The stern of any Yamaha boat is instantly recognizable and has actually come to define the brand. In all of its models the stern consists of a two-tiered seating area with padded seatbacks for the upper level. With the 210 models, the upper level 19 ½” (49.53 cm) from the transom and the lower level projects another 16” (40.6cm). More of the premium vinyl is seen here, and putting the same upholstery in this decidedly unprotected environment is a testimony to the durability of the vinyl itself. Non-skid matting is on both decks and the table that we saw in the cockpit can be relocated to this position. Two center mounted grab handles aid in reboarding from the concealed ladder under the center of the swim platform, a location that would be unsafe in an outdrive equipped boat.
Jet Cleanout Port
A salesman of a traditional stern powered boat will be quick to tell you that jet boats have their impellers get clogged with debris, and they’re right…. Sort of. It happens, but just not as much as they would have you believe, and probably not as much as running an outdrive into shallow water. See, the jet boat is more of a ducted fan, and if you run the boat through debris, grass, or over a plastic bag that some jack-wagon tossed into the lake, then yes, chances are the jet pump will become clogged.
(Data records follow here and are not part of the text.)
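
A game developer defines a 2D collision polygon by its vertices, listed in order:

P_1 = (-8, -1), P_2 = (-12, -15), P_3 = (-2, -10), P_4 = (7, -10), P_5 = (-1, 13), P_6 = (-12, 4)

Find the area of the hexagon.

Σ = (108) + (90) + (90) + (81) + (152) + (44) = 565
Area = |Σ|/2 = 282.5.

282.5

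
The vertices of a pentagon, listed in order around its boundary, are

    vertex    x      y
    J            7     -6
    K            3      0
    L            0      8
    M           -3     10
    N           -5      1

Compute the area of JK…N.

68

Apply the surveyor's formula: 2A = Σ (x_i·y_{i+1} − x_{i+1}·y_i), indices taken mod 5.
Σ = (18) + (24) + (24) + (47) + (23) = 136
Area = |Σ|/2 = 68.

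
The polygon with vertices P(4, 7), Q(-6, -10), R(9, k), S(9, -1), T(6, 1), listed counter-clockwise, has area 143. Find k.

Write out the shoelace sum; only the two edges meeting at R involve k:
2·Area = [((-6)·k − 9·(-10)) + (9·(-1) − 9·k)] + 55
       = -15·k + 136 = 286
⇒ k = -10.

-10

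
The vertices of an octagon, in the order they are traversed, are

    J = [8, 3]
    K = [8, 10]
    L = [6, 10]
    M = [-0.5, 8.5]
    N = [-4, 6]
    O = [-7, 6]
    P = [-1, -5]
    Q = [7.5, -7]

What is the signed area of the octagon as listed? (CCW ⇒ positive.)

Apply the surveyor's formula: 2A = Σ (x_i·y_{i+1} − x_{i+1}·y_i), indices taken mod 8.
Σ = (56) + (20) + (56) + (31) + (18) + (41) + (44.5) + (78.5) = 345
Signed area = Σ/2 = 172.5 (positive ⇒ counter-clockwise traversal).

172.5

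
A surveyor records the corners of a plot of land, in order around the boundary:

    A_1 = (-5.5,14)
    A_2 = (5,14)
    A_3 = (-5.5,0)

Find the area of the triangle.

Σ = (-147) + (77) + (-77) = -147
Area = |Σ|/2 = 73.5.

73.5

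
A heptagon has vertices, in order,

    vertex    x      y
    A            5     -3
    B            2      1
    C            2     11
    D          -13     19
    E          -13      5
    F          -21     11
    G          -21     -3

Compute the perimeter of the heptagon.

|AB| = √((-3)² + (4)²) = √25 = 5
|BC| = √((0)² + (10)²) = √100 = 10
|CD| = √((-15)² + (8)²) = √289 = 17
|DE| = √((0)² + (-14)²) = √196 = 14
|EF| = √((-8)² + (6)²) = √100 = 10
|FG| = √((0)² + (-14)²) = √196 = 14
|GA| = √((26)² + (0)²) = √676 = 26
Perimeter = 5 + 10 + 17 + 14 + 10 + 14 + 26 = 96.

96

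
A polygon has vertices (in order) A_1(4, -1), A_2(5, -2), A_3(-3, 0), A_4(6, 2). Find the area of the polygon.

14.5

Apply the shoelace (surveyor's) formula: 2A = Σ (x_i·y_{i+1} − x_{i+1}·y_i), indices taken mod 4.
Σ = (-3) + (-6) + (-6) + (-14) = -29
Area = |Σ|/2 = 14.5.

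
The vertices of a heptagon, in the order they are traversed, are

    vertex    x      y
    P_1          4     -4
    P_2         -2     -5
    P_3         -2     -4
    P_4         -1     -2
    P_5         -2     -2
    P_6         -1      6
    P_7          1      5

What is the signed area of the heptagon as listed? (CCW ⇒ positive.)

Apply the surveyor's formula: 2A = Σ (x_i·y_{i+1} − x_{i+1}·y_i), indices taken mod 7.
Cross-terms: -28, -2, 0, -2, -14, -11, -24  ⇒  Σ = -81
Signed area = Σ/2 = -40.5 (negative ⇒ clockwise traversal).

-40.5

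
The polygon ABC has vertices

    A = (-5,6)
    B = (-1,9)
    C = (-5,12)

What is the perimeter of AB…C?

|AB| = √((4)² + (3)²) = √25 = 5
|BC| = √((-4)² + (3)²) = √25 = 5
|CA| = √((0)² + (-6)²) = √36 = 6
Perimeter = 5 + 5 + 6 = 16.

16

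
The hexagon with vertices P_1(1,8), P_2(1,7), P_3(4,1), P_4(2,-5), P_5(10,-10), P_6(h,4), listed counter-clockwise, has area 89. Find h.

The doubled signed area Σ (x_i y_{i+1} − x_{i+1} y_i) is linear in h.
With h=0 it equals 16; the coefficient of h is 18 (from the two edges through P_6).
So 18·h + 16 = 2·89 = 178 ⇒ h = 9.

9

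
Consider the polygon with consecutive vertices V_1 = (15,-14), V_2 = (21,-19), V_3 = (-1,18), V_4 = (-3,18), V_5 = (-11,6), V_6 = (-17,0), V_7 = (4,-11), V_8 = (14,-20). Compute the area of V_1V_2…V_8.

Apply Gauss's area formula: 2A = Σ (x_i·y_{i+1} − x_{i+1}·y_i), indices taken mod 8.
Σ = (9) + (359) + (36) + (180) + (102) + (187) + (74) + (104) = 1051
Area = |Σ|/2 = 525.5.

525.5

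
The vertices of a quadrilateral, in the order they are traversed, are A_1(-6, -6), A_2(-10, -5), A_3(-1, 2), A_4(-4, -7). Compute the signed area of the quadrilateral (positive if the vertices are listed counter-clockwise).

Σ = (-30) + (-25) + (15) + (-18) = -58
Signed area = Σ/2 = -29 (negative ⇒ clockwise traversal).

-29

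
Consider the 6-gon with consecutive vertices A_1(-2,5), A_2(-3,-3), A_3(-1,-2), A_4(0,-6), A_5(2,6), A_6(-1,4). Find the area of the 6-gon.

29.5

Apply the shoelace (surveyor's) formula: 2A = Σ (x_i·y_{i+1} − x_{i+1}·y_i), indices taken mod 6.
A_1→A_2: (-2)(-3) − (-3)(5) = 21
A_2→A_3: (-3)(-2) − (-1)(-3) = 3
A_3→A_4: (-1)(-6) − (0)(-2) = 6
A_4→A_5: (0)(6) − (2)(-6) = 12
A_5→A_6: (2)(4) − (-1)(6) = 14
A_6→A_1: (-1)(5) − (-2)(4) = 3
Σ = 59
Area = |Σ|/2 = 29.5.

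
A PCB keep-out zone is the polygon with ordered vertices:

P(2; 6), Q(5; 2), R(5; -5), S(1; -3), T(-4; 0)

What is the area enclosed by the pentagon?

53.5

Σ = (-26) + (-35) + (-10) + (-12) + (-24) = -107
Area = |Σ|/2 = 53.5.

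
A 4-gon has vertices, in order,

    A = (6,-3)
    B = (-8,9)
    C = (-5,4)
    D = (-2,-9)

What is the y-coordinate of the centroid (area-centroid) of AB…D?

-53/39

Apply the surveyor's formula. First the cross-terms c_i = x_i·y_{i+1} − x_{i+1}·y_i:
  30, 13, 53, 60  ⇒  2A = 156, A = 78.
Then Σ (y_i + y_{i+1})·c_i = -636, so ȳ = -636 / (6·78) = -53/39.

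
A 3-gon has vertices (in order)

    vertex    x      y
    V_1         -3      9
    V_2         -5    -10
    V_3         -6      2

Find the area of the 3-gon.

Apply Gauss's area formula: 2A = Σ (x_i·y_{i+1} − x_{i+1}·y_i), indices taken mod 3.
Σ = (75) + (-70) + (-48) = -43
Area = |Σ|/2 = 21.5.

21.5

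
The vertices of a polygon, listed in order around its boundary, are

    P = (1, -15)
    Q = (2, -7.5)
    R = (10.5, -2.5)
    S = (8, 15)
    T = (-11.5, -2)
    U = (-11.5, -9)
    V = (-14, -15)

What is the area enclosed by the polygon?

Apply the shoelace formula: 2A = Σ (x_i·y_{i+1} − x_{i+1}·y_i), indices taken mod 7.
Σ = (22.5) + (73.75) + (177.5) + (156.5) + (80.5) + (46.5) + (225) = 782.25
Area = |Σ|/2 = 391.125.

391.125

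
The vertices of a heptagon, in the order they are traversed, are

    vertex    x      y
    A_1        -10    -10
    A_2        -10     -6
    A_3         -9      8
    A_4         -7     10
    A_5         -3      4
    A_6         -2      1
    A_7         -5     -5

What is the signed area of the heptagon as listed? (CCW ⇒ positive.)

Apply Gauss's area formula: 2A = Σ (x_i·y_{i+1} − x_{i+1}·y_i), indices taken mod 7.
Σ = (-40) + (-134) + (-34) + (2) + (5) + (15) + (0) = -186
Signed area = Σ/2 = -93 (negative ⇒ clockwise traversal).

-93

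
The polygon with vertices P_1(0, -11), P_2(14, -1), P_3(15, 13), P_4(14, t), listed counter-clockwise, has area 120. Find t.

Write out the shoelace sum; only the two edges meeting at P_4 involve t:
2·Area = [(15·t − 14·13) + (14·(-11) − 0·t)] + 351
       = 15·t + 15 = 240
⇒ t = 15.

15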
This used to mean that you had to go swimming under the boat and clean out the clogged pump. Grating at the intake side took care of most of the problem but sometimes gunk can still get through. Yamaha has a clever take on the problem. It’s called the clean-out port.
The upper deck of the swim platform is actually a hatch. Open it up and there are two ports leading straight down to the impellers. What you do is reach in, grab the large plug (since it wouldn’t do to have the jets plasting water straight up, we have these plugs), turn the handle a ¼ turn and pull the plug up and out. Now we have clear access to the impeller, which is still under water, and we can pull out whatever is in there.
Now since the impeller is spinning whenever the engine is running, we need to make sure that the engine’s are off when we do this. Trusting people to turn off the key and leave it off simply creates lawsuits, so Yamaha correctly went with the route of having a cut-off switch activated when the hatch is opened. The engines shut down and can’t even be turned over when this hatch is opened.
We’ve said that the Yamaha 210 Series are affordable boats and we meant it. The SX version we tested comes in at $40,199 and the watersports tower equipped AR210 is priced at $42,499. We’ll save you doing the complicated math and point out that this translates into $2,500 for adding a tower to the point. Is it worth it? It is if you plan on towing. Otherwise, for family outings and entertaining the neighbors with a relaxing cruise or coving, then stick with the SX version. Either way, it’s a bargain that sterndrive boats can hardly touch.